Em resposta, o procurador do Trabalho Ruy Fernando Cavalheiro disse aos debatedores que a atuação do MP contra a greve se dá para resguardar o direito da população de ser atendido num serviço tão essencial quanto à saúde.
“Mas sempre que é possível a solução amigável, esse é o caminho tomado. A mediação é um ponto constante do MP nos conflitos”, ponderou.
Terceirização
Durante a audiência pública, promovida pela Comissão de Assuntos Sociais e presidida pelo senador Waldemir Moka (PMDB-MS), foram feitas críticas à recém-criada Empresa Brasileira de Serviços Hospitalares. Na opinião do médico Jorge Darze, ela seria o instrumento de terceirização da responsabilidade pela saúde no país.
“A crise dos hospitais federais do Rio não é só deles, mas também dos hospitais universitários. A expectativa é a entrega dessas unidades para a Empresa Brasileira de Serviços Hospitalares, que pode se tornar a grande gestora das unidades estaduais e municipais – disse.
De acordo com Darze, “o que está embutido no projeto é levar os hospitais à asfixia e só restar entregá-los à Empresa Brasileira de Serviços Hospitalares, cuja lei de criação está tendo a constitucionalidade questionada no Supremo”.

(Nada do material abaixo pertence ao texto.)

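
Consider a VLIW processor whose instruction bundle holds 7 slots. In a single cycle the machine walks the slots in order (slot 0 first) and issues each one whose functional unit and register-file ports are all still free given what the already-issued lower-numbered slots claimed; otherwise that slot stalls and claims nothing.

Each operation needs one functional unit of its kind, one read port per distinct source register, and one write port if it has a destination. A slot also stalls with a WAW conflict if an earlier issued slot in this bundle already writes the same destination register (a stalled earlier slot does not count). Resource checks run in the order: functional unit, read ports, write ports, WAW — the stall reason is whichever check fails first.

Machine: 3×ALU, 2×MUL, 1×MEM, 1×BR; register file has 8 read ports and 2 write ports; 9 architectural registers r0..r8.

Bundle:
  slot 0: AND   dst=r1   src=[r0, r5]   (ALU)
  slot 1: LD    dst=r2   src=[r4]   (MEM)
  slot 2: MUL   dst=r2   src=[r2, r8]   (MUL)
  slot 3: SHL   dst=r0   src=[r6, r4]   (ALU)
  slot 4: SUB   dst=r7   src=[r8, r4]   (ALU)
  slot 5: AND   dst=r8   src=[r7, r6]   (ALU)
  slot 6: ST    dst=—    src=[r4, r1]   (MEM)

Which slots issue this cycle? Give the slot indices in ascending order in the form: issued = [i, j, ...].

issued = [0, 1]

#0 ALU src=r0,r5 dispatched  <A:2 Mu:2 Ld:1 B:1 rd:6 wr:1>
#1 MEM src=r4 dispatched  <A:2 Mu:2 Ld:0 B:1 rd:5 wr:0>
#2 MUL src=r2,r8 held:WR_PORT  <A:2 Mu:2 Ld:0 B:1 rd:5 wr:0>
#3 ALU src=r6,r4 held:WR_PORT  <A:2 Mu:2 Ld:0 B:1 rd:5 wr:0>
#4 ALU src=r8,r4 held:WR_PORT  <A:2 Mu:2 Ld:0 B:1 rd:5 wr:0>
#5 ALU src=r7,r6 held:WR_PORT  <A:2 Mu:2 Ld:0 B:1 rd:5 wr:0>
#6 MEM src=r4,r1 held:FU  <A:2 Mu:2 Ld:0 B:1 rd:5 wr:0>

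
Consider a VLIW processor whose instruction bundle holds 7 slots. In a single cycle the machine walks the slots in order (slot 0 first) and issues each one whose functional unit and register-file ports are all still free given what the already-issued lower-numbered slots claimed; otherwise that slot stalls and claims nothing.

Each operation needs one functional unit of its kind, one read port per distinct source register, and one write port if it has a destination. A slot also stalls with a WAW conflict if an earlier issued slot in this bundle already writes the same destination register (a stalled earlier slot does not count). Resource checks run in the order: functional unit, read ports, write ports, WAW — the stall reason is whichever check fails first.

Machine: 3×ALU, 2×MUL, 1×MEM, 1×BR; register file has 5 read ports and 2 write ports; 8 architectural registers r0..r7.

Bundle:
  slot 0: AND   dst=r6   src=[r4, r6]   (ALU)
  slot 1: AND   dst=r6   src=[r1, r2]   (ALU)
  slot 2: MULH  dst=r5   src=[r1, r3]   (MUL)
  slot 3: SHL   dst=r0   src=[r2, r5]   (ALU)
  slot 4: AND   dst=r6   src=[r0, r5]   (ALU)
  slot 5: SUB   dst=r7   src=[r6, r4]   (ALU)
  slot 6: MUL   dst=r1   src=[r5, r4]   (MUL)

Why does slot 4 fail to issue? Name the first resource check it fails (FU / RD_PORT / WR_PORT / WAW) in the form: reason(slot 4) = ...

slot 0 (ALU): ISSUE — free A2,Mu2,Ld1,B1 rp3 wp1
slot 1 (ALU): stall WAW — free A2,Mu2,Ld1,B1 rp3 wp1
slot 2 (MUL): ISSUE — free A2,Mu1,Ld1,B1 rp1 wp0
slot 3 (ALU): stall RD_PORT — free A2,Mu1,Ld1,B1 rp1 wp0
slot 4 (ALU): stall RD_PORT — free A2,Mu1,Ld1,B1 rp1 wp0
slot 5 (ALU): stall RD_PORT — free A2,Mu1,Ld1,B1 rp1 wp0
slot 6 (MUL): stall RD_PORT — free A2,Mu1,Ld1,B1 rp1 wp0

reason(slot 4) = RD_PORT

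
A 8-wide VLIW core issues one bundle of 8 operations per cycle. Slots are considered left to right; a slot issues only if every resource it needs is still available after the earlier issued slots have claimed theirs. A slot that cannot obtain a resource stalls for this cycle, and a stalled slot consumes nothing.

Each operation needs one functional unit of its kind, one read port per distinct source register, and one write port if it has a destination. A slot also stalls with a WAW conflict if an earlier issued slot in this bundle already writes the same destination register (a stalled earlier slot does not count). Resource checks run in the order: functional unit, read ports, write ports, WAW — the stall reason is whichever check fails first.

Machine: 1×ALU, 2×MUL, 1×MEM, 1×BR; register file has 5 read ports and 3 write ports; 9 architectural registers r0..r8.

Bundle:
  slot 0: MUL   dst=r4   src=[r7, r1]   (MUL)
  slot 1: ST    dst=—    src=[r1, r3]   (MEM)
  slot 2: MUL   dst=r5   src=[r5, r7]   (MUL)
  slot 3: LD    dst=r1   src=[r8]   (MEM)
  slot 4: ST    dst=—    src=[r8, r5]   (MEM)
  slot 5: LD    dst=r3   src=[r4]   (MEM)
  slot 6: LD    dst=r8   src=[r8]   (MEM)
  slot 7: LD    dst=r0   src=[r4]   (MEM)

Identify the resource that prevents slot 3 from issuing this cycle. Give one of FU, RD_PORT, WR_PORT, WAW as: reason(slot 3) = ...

reason(slot 3) = FU

  0. MUL→r4 ⇒ go  {1A/1Mu/1Ld/1B | 3r 2w}
  1. MEM ⇒ go  {1A/1Mu/0Ld/1B | 1r 2w}
  2. MUL→r5 ⇒ no(RD_PORT)  {1A/1Mu/0Ld/1B | 1r 2w}
  3. MEM→r1 ⇒ no(FU)  {1A/1Mu/0Ld/1B | 1r 2w}
  4. MEM ⇒ no(FU)  {1A/1Mu/0Ld/1B | 1r 2w}
  5. MEM→r3 ⇒ no(FU)  {1A/1Mu/0Ld/1B | 1r 2w}
  6. MEM→r8 ⇒ no(FU)  {1A/1Mu/0Ld/1B | 1r 2w}
  7. MEM→r0 ⇒ no(FU)  {1A/1Mu/0Ld/1B | 1r 2w}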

Fausto Pereira dos Santos, secretário de Assistência à Saúde do Ministério da Saúde, garantiu que a ideia não é essa. Ele lembrou que a Empresa Brasileira de Serviços Hospitalares é uma empresa pública, 100% ligada ao Sistema Único de Saúde (SUS) e tem mecanismo de gestão celetista.
Fausto Pereira dos Santos fez um apelo à população para que pressione para que os papéis de cada um desses hospitais no sistema de atendimento do Rio seja melhor definido pelo estado e pelos municípios. A falta de integração entre as três esferas da administração – federal, estadual e municipal –, segundo o secretário, compromete a gestão das instituições.
“Praticamente todos os hospitais federais foram repassados para a gestão de estados e municípios nos anos 80 e 90, menos os do Rio pela particularidades da rede, pelo fato de ser uma ex-capital nacional. Mas o ambiente político é bastante complexo no Rio, onde o SUS não se articulou totalmente entre os três entes da federação. A unidade do sistema, que foi atingida em outras metrópoles, ainda não se fez no Rio”, constatou.
Patrimônio
Além dos hospitais universitários, agora abarcados pela Empresa Brasileira de Serviços Hospitalares, há três hospitais federais no Rio Grande do Sul e seis hospitais gerais federais do Rio de Janeiro, além de três institutos nacionais, como o Instituto Nacional do Coração (Inca).
Dados levantados pelo diretor de assuntos parlamentares da Associação Médica Brasileira (AMB), José Luiz Mestrinho, o Brasil investe 8,4% do produto interno bruto (PIB) em saúde, sendo 55% em hospitais privados e 45% em públicos. Ele esclareceu que 150 milhões de brasileiros dependem exclusivamente do SUS, o que requer muito mais investimento.
Sobre os salários pagos aos profissionais, Mestinho apontou casos graves como o da Bahia, onde o salário de um médicos chega a ser de R$ 800 pela jornada de 20 horas.